Without a simple, well-defined footbath protocol, the only consistent result will be poor footbath management and poor hoof health.
When thinking about footbath protocols at the dairy, we should consider two audiences, each with their own set of protocols:
Managers/owners – Thorough, well-thought-out protocols with explanations of the reasoning for each recommendation (This helps management to understand the recommendations, interpret footbath success or determine potential protocol changes.)
- Staff – Simple with little potential for misunderstanding
When evaluating the success or failure of your present footbath program, management should first review the present protocol. Ensure the protocol is accurately meeting the guidelines and recommendations for your current footbath volume, present herd/pen sizes and that it includes correct footbath solution preparation for the current treatment product in use. Any change affects recommendations.
During this evaluation, it is critical to have a separate discussion of the current program with the footbath operator. Although management may have a clear view on the “intended” footbath program, the operator controls the “actual” footbath being mixed and utilized. Much like the old dairy nutrition adage, “The ration on paper is often different from the ration in the bunk,” the same can be said for the footbath.
The discussion with management must also establish their acceptable hoof health goals and results. These are examples of hoof health goals:
- Exceptional – Less than 10 percent wraps on trimming report
- Marginal – 50 percent reduction in wraps from present trimming report
Achieving either of the above standards is determined based on where the herd hoof health is today. Nothing demonstrates that better than a detailed hoof trimmer’s report.
An exceptional expectation may begin with a herd having excellent hoof health and looking to improve economics through a few management changes. Or the exceptional expectation may be for dramatic improvement from current poor hoof health. Achieving that often requires significant footbath management changes.

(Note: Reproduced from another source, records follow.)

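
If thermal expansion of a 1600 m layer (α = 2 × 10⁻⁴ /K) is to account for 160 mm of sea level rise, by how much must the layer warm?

ΔT = Δh/(αH) = 0.16 / (2×10⁻⁴ × 1600) = 0.5000 °C

ΔT ≈ 0.50 °C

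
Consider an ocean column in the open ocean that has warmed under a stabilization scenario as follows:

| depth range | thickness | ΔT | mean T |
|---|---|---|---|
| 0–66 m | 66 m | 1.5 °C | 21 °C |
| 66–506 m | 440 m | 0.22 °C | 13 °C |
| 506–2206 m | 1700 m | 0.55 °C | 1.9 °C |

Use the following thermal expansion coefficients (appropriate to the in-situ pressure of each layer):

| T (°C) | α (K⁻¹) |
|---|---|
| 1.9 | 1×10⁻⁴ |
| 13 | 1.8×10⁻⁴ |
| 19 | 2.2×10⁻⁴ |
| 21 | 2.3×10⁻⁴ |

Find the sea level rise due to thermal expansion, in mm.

Δh ≈ 134 mm

Layer 1 at 21 °C → α = 2.3×10⁻⁴ K⁻¹
Layer 2 at 13 °C → α = 1.8×10⁻⁴ K⁻¹
Layer 3 at 1.9 °C → α = 1×10⁻⁴ K⁻¹
2.3×10⁻⁴ × 66 × 1.5 = 0.02277 m
Layer 2: 0.22 × 1.8×10⁻⁴ × 440 = 0.017424 m
506–2206 m: 0.55 × 1×10⁻⁴ × 1700 = 0.09350 m
Δh = 0.02277 + 0.017424 + 0.09350 = 0.133694 m ≈ 134 mm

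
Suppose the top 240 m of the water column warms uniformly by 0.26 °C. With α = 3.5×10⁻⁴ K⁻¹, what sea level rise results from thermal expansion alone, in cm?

Δh = αΔT·H = 3.5×10⁻⁴ × 0.26 × 240 = 0.02184 m

Δh = 2.2 cm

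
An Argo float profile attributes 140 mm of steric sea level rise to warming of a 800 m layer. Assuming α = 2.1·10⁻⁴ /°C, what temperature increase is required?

ΔT = Δh/(αH) = 0.14 / (2.1×10⁻⁴ × 800) ≈ 0.8333 °C

ΔT ≈ 0.833 °C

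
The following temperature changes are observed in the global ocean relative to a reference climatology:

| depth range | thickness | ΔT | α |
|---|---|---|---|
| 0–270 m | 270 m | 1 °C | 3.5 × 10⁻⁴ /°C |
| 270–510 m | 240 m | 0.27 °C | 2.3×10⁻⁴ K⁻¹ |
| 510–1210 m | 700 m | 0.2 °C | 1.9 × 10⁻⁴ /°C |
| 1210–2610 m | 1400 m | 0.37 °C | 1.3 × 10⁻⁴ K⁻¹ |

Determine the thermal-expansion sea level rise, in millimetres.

0–270 m: 270 × 1 × 3.5×10⁻⁴ = 0.09450 m
240 × 0.27 × 2.3×10⁻⁴ = 0.014904 m
1.9×10⁻⁴ × 0.2 × 700 = 0.02660 m
1400 × 0.37 × 1.3×10⁻⁴ = 0.06734 m
Δh = 0.09450 + 0.014904 + 0.02660 + 0.06734 = 0.203344 m

about 203 mm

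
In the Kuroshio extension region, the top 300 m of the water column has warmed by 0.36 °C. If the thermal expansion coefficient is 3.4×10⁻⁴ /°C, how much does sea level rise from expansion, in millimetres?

about 36.7 mm

Δh = αΔT·H = 3.4×10⁻⁴ × 0.36 × 300 = 0.03672 m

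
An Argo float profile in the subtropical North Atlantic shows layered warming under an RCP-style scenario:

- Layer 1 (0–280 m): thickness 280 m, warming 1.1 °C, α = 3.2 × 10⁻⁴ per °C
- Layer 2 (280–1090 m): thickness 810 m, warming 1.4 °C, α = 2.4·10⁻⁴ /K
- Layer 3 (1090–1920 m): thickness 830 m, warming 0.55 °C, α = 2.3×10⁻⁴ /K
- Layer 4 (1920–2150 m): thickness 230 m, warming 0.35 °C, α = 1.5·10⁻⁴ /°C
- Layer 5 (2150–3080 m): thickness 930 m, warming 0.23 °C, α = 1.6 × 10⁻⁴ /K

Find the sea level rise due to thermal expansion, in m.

about 0.522 m

Layer 1: 1.1 × 280 × 3.2×10⁻⁴ = 0.09856 m
Layer 2: 2.4×10⁻⁴ × 1.4 × 810 = 0.27216 m
Layer 3: 0.55 × 830 × 2.3×10⁻⁴ = 0.104995 m
1920–2150 m: 0.35 × 1.5×10⁻⁴ × 230 = 0.012075 m
0.23 × 930 × 1.6×10⁻⁴ = 0.034224 m
Δh = 0.09856 + 0.27216 + 0.104995 + 0.012075 + 0.034224 = 0.522014 m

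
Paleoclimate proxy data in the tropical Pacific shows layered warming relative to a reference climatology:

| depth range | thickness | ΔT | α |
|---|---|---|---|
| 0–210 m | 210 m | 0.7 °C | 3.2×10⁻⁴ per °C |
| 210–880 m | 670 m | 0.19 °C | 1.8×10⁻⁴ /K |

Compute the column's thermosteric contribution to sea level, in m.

about 0.0700 m

Layer 1: 3.2×10⁻⁴ × 210 × 0.7 = 0.04704 m
0.19 × 670 × 1.8×10⁻⁴ = 0.022914 m
Δh = 0.04704 + 0.022914 = 0.069954 m ≈ 0.0700 m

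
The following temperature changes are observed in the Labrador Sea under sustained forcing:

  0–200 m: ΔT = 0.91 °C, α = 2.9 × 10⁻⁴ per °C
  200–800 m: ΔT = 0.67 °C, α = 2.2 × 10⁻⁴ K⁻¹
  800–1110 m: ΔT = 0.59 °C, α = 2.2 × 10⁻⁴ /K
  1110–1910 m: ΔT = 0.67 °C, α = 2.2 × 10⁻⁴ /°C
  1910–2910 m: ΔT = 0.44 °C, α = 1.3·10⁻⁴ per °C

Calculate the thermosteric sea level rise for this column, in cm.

200 × 0.91 × 2.9×10⁻⁴ = 0.05278 m
Layer 2: 600 × 2.2×10⁻⁴ × 0.67 = 0.08844 m
2.2×10⁻⁴ × 310 × 0.59 = 0.040238 m
1110–1910 m: 2.2×10⁻⁴ × 800 × 0.67 = 0.11792 m
Layer 5: 1000 × 1.3×10⁻⁴ × 0.44 = 0.05720 m
Δh = 0.05278 + 0.08844 + 0.040238 + 0.11792 + 0.05720 = 0.356578 m

35.7 cm of thermosteric rise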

The marginal expectation may be as simple as a herd with excellent hoof health providing a small window for improvement and change. Or it could be a herd with 30 percent or more wraps on the trimming report. The owner weighs marginally improved hoof health versus cost.
The staff protocol is the simplest list of instructions for those routinely preparing the footbaths. Keep in mind, instructions are not recommendations. Recommendations are suggestions with explanations of reasoning offered to the dairy’s management/ownership for their approval or disapproval. Instructions are clear directives on preparing the footbath with no room for interpretation. The recommendations to management are used to develop the staff protocol (instructions) most capable of achieving management’s goals.
Certainly, some staff may also be part of management/ownership and participate in footbath management discussions; however, the staff protocol should be in the simplest form. Place a copy for quick reference near the footbath in a plastic sleeve or have it laminated to avoid water damage.
If translation is needed, be sure the translation is done correctly. Someone in management should quietly observe the footbath’s preparation by non-English-speaking staff to assure translation accuracy and simplicity.
It’s common to meet dairy owners who have not participated in footbath management themselves but rather delegated all hoof health responsibility to others. Often, these owners only use the hoof trimmer’s report as a measure of footbath success or failure without knowing the practices producing the results. If footbath management has been delegated from the owner to others, be certain to involve those responsible for managing the footbath in your discussions of footbath success. This establishes an understanding and appreciation for potential changes to the present footbath program in a positive manner.
Table 1 illustrates the management discussion guide to produce the simplest instructions for footbath staff.
Keep in mind, Table 1 is only an example of the discussions and protocol for a specific dairy. Its purpose is to demonstrate the potential detail of discussion points for consideration to produce the most simple footbath protocol for footbath operators. Each dairy is unique and should take their own constraints into consideration when developing protocols.
Remember, fewer words in a staff protocol means less to communicate or interpret. This improves the accuracy and consistency of footbath management to improve herd hoof health.